This work addresses the challenges of coordinated decision-making, exploration–exploitation trade-offs, and real-time adaptation faced by multi-agent systems in dynamic, complex environments. The authors propose a multi-agent digital twin framework grounded in active inference, leveraging decentralized generative models to mediate agent interactions. By integrating contextual reasoning with streaming machine learning, the framework enables efficient, scalable, and goal-adaptive behavioral policies. This approach substantially enhances the system’s capacity to adapt to environmental changes. The framework’s efficacy and practical potential are demonstrated through a Cournot competition case study, where a digital twin of a socioeconomic system is successfully constructed, validating its capability to support effective multi-agent collaborative decision-making.

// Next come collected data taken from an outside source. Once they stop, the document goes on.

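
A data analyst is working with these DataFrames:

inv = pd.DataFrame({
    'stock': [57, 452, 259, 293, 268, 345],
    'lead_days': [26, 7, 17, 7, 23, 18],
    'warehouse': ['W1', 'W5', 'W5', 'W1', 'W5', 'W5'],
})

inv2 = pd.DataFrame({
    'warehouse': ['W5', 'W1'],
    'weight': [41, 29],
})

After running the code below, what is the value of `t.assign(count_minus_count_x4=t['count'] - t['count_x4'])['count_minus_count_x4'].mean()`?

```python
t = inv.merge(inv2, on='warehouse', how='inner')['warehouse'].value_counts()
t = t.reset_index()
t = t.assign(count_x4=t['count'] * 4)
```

merge on 'warehouse' (how='inner') → 6 rows:
   stock  lead_days warehouse  weight
0     57         26        W1      29
1    452          7        W5      41
2    259         17        W5      41
3    293          7        W1      29
4    268         23        W5      41
5    345         18        W5      41
value_counts of warehouse:
warehouse
W5    4
W1    2
Name: count, dtype: int64
reset_index():
  warehouse  count
0        W5      4
1        W1      2
add column count_x4 = t['count'] * 4:
  warehouse  count  count_x4
0        W5      4        16
1        W1      2         8
add column count_minus_count_x4 = t['count'] - t['count_x4']:
  warehouse  count  count_x4  count_minus_count_x4
0        W5      4        16                   -12
1        W1      2         8                    -6
Then the mean of column 'count_minus_count_x4': -9.0

-9.0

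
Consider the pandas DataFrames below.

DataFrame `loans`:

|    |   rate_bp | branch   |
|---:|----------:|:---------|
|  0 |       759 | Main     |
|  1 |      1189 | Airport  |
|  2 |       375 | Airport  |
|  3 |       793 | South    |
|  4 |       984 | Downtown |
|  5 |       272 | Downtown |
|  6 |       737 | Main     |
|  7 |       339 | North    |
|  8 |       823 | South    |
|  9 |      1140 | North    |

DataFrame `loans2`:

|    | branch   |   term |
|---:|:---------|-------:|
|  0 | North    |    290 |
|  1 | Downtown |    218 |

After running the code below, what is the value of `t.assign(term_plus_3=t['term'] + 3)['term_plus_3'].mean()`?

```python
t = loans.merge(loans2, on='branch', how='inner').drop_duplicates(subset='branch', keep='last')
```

257.0

merge on 'branch' (how='inner') → 4 rows:
   rate_bp    branch  term
0      984  Downtown   218
1      272  Downtown   218
2      339     North   290
3     1140     North   290
drop duplicate branch (keep=last):
   rate_bp    branch  term
1      272  Downtown   218
3     1140     North   290
add column term_plus_3 = t['term'] + 3:
   rate_bp    branch  term  term_plus_3
1      272  Downtown   218          221
3     1140     North   290          293
Finally, mean of column 'term_plus_3' = 257.0.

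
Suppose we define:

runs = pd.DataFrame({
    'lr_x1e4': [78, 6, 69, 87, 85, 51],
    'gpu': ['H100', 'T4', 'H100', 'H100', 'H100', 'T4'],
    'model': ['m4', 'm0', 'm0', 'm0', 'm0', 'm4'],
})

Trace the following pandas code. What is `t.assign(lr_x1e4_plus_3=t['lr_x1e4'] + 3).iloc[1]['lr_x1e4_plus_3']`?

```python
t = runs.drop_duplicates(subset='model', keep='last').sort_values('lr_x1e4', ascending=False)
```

54

drop duplicate model (keep=last):
   lr_x1e4   gpu model
4       85  H100    m0
5       51    T4    m4
sort by lr_x1e4 descending:
   lr_x1e4   gpu model
4       85  H100    m0
5       51    T4    m4
add column lr_x1e4_plus_3 = t['lr_x1e4'] + 3:
   lr_x1e4   gpu model  lr_x1e4_plus_3
4       85  H100    m0              88
5       51    T4    m4              54
The value at position 1, column 'lr_x1e4_plus_3' is 54.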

Active Inference is an emerging framework providing a quantitative account of behavioral processes in neuroscience and a principled approach to decision-making under uncertainty. Its application to agency problems is natural, offering an autopoietic interpretation of action while addressing classical challenges such as the exploration-exploitation trade-off. Recently, Active Inference has been applied to digital twin scenarios for adaptive and predictive modeling of complex systems. In this work, we extend Active Inference to multi-agent digital twins in which agents interact within a shared environment while maintaining decentralized generative models. Our multi-agent framework features two innovations: (i) contextual inference to improve adaptability in dynamic environments, and (ii) the integration of streaming machine learning within agents' generative structures, enabling tunable goal-oriented behavior while preserving efficiency and scalability. The framework is illustrated through a Cournot competition example, providing a digital twin representation of a socio-economic system and highlighting its potential for coordinated decision-making in multi-agent contexts.